Minggu, 17 Desember 2017

Wagub Sudikerta Apresiasi Bali Tuan Rumah Kejuaraan Olahraga Dansa Nasional

Rabu, 25 Mei 2016



Wakil Gubernur Bali Ketut Sudikerta didampingi oleh Kepala Biro Kesra Setda Provinsi Bali Anak Agung Geriya menerima audensi dari Ikatan Olahraga Dansa Indonesia (IODI) Bali terkait rencana  Bali sebagai tuan rumah penyelenggaraan Kejuaraan Nasional Dance Sport tahun 2016,  bertempat di Ruang Kerja Wagub Sudikerta, Kantor Gubernur Bali, Renon, Denpasar, pada Selasa (24/05).

Pada kesempatan tersebut, Ketua Umum IODI Bali Ni Made Suparmi, mengungkapkan bahwa Ikatan Olahraga Dansa Indonesia (IODI) merupakan organisasi yang membidangi pengelolaan cabang olahraga dansa yang ada dalam wadah Komite Olahraga Nasional Indonesia (KONI). Olahraga dansa itu sendiri merupakan salah satu cabang olahraga yang  dipertandingkan dalam ajang bergengsi yaitu  PON (Pekan Olahraga Nasional). Di Bali sendiri, olahraga dansa atau yang lebih dikenal dengan olahraga dansaini baru berkembang sekitar 2 tahun ini, dan pada tahun 2016, Bali berkesempatan untuk menjadi tuan rumah Kejuaraan Nasional yang akan diikuti atlet-atlet olahraga dansa dari seluruh Indonesia. “Sampai saat ini baru 19 provinsi yang konfirmasi untuk mengikuti kejurnas ini”ujarnya. Ia berharap, dengan penyelenggaraan kegiatan ini akan melahirkan bibit-bibit atlet yang nantinya dapat dipersiapkan secara lebih maksimal untuk tampil pada kejuaraan PON tahun depan. Ia juga menjelaskan bahwa kejuaraan tersebut, akan diikuti oleh atlet-atlet dibawah 16 tahun. Untuk itu, ia berharap Wagub Sudikerta dapat memberikan dukungan kepada para atlet pada pembukaan kejurnas nanti yang akan diselenggarakan pada tanggal 28 Mei 2016, bertempat di Gor Lila Buana-Denpasar.

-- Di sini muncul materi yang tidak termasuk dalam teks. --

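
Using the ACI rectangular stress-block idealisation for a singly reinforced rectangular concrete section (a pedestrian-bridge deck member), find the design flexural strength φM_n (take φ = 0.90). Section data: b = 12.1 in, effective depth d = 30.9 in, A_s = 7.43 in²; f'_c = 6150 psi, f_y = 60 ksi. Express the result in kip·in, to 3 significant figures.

T = A_s f_y = 7.43 × 60 = 445.8 kips.
a = T/(0.85 f'_c b) = 445.8/(0.85 × 6.15 × 12.1) = 7.048 in.
M_n = T(d − a/2) = 445.8 × (30.9 − 3.524) = 12204.2 kip·in.
φM_n = 0.90 × 12204.2 = 10983.8 kip·in.

φM_n ≈ 11000 kip·in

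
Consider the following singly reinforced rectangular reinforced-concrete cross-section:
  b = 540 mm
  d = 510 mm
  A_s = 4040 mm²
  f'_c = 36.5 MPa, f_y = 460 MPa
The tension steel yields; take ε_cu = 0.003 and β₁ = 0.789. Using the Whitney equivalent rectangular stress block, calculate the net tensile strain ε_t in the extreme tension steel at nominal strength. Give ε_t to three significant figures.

a = A_s f_y/(0.85 f'_c b) = 110.93 mm.
β₁ = 0.789, so c = a/β₁ = 110.93/0.789 = 140.60 mm.
From the linear strain diagram with ε_cu = 0.003: ε_t = 0.003 (d − c)/c = 0.003 × (510 − 140.60)/140.60 = 0.00788.
Since ε_t ≥ 0.005, the section is tension-controlled.

ε_t ≈ 0.00788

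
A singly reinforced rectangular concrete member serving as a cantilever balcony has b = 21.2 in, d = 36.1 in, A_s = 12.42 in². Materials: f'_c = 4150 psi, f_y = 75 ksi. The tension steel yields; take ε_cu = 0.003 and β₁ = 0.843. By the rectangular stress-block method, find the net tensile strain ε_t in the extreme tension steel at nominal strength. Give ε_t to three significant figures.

a = A_s f_y/(0.85 f'_c b) = 12.456 in.
β₁ = 0.843, so c = a/β₁ = 12.456/0.843 = 14.776 in.
From the linear strain diagram with ε_cu = 0.003: ε_t = 0.003 (d − c)/c = 0.003 × (36.1 − 14.776)/14.776 = 0.00433.
ε_t is between 0.004 and 0.005 — transition zone.

ε_t ≈ 0.00433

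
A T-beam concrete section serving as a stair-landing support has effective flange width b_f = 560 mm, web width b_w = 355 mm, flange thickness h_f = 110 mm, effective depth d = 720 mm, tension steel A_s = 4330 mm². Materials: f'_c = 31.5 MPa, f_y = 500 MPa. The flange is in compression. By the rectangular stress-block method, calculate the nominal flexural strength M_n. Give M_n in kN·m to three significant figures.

Tension: T = A_s f_y = 4330 × 500 = 2165000 N.
Try a within the flange: a = T/(0.85 f'_c b_f) = 2165000/(0.85 × 31.5 × 560) = 144.39 mm.
a = 144.39 > h_f = 110 mm: the block extends into the web. Split into flange-overhang and web parts.
C_f = 0.85 f'_c (b_f − b_w) h_f = 0.85 × 31.5 × (560 − 355) × 110 = 603776 N.
Remaining web compression depth: a_w = (T − C_f)/(0.85 f'_c b_w) = (2165000 − 603776)/(0.85 × 31.5 × 355) = 164.25 mm.
M_n = C_f(d − h_f/2) + (T − C_f)(d − a_w/2) = 603776 × (720 − 55) + 1561224 × (720 − 82.125) = 401.51 + 995.87 = 1397.38 × 10⁶ N·mm.
M_n = 1397.38 kN·m.

M_n ≈ 1400 kN·m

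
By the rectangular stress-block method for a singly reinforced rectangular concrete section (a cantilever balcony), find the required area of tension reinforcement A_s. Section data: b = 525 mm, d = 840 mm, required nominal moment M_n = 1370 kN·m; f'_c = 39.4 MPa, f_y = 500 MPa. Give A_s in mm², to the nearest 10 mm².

A_s ≈ 3470 mm²

With M_n = 0.85 f'_c a b (d − a/2), solve the quadratic for a:
a = d − √(d² − 2M_n/(0.85 f'_c b)) = 840 − √(840² − 2 × 1370×10⁶/(0.85 × 39.4 × 525)) = 98.54 mm.
A_s = 0.85 f'_c a b / f_y = 0.85 × 39.4 × 98.54 × 525 / 500 = 3465.1 mm².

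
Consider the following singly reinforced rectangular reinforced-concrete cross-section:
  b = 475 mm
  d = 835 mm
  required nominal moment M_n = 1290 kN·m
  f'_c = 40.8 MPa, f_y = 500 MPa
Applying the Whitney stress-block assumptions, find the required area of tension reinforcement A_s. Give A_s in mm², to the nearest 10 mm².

A_s ≈ 3290 mm²

With M_n = 0.85 f'_c a b (d − a/2), solve the quadratic for a:
a = d − √(d² − 2M_n/(0.85 f'_c b)) = 835 − √(835² − 2 × 1290×10⁶/(0.85 × 40.8 × 475)) = 99.74 mm.
A_s = 0.85 f'_c a b / f_y = 0.85 × 40.8 × 99.74 × 475 / 500 = 3286.0 mm².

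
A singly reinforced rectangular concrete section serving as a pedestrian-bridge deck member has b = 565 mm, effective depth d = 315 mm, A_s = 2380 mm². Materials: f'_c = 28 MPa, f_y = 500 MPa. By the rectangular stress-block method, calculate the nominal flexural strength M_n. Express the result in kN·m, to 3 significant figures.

T = A_s f_y = 2380 × 500 = 1190000 N = 1190 kN.
From C = T: a = T/(0.85 f'_c b) = 1190000/(0.85 × 28 × 565) = 88.50 mm.
M_n = T(d − a/2) = 1190 kN × (315 − 44.25) mm = 322.19 kN·m.

M_n ≈ 322 kN·m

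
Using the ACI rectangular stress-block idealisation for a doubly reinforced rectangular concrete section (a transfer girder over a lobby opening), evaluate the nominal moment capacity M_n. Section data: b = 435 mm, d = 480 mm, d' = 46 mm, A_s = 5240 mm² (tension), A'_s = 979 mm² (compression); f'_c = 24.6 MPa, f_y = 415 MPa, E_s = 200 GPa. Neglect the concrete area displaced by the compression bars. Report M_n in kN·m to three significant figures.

M_n ≈ 853 kN·m

Assume both tension and compression steel yield.
Net tension couple steel: A_s − A'_s = 4261 mm².
a = (A_s − A'_s) f_y / (0.85 f'_c b) = 1768315/(0.85 × 24.6 × 435) = 194.41 mm.
c = a/β₁ = 194.41/0.85 = 228.72 mm; ε'_s = 0.003(c − d')/c = 0.0024 ≥ f_y/E_s = 0.0021, so compression steel does yield.
M_n = (A_s − A'_s) f_y (d − a/2) + A'_s f_y (d − d') = [1768315 × (480 − 97.205) + 406285 × (480 − 46)] × 10⁻⁶ = 676.90 + 176.33 = 853.23 kN·m.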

Menanggapai hal tersebut, Wagub Sudikerta menyampaikan apresiasinya terhadap penyelenggaraan kejurnas ini. Menurutnya, olahraga dansa merupakan jenis olahraga yang baru dikembangkan di Bali, dimana hal tersbeut dapat memberikan peluang bagi Bali untuk mengirimkan atlet dancesport terbaik dalam ajang PON nanti. Selanjutnya, Sudikerta mengatakan bahwa penyelenggaraan kejurnas ini harus dipersiapkan dengan matang dan maksimal, mengingat kegiatan tersebut diikuti oleh para atlet di seluruh Indonesia yang nantinya akan berpengaruh terhadap baik-buruknya nama Bali. Oleh karena itu, Sudikerta meminta panitia penyelenggara untuk melakukan koordinasi lebih maksimal dengan KONI sehingga tidak terjadi miss komunikasi dan acara dapat berjalan dengan lancar. Selain itu, Ia juga berharap olahraga ini dapat lebih dikembangkan dan disebarluaskan kepada anak-anak muda  di Bali, sehingga ada ketertarikan mereka untuk mengikuti kegiatan olahraga tersebut. “Semakin banyak anak muda yang tertarik dengan olahraga ini, maka semakin banyak bibit atlet-atlet berbakat yang kita dapatkan dan bisa kita latih secara optimal,”ujarnya optimis.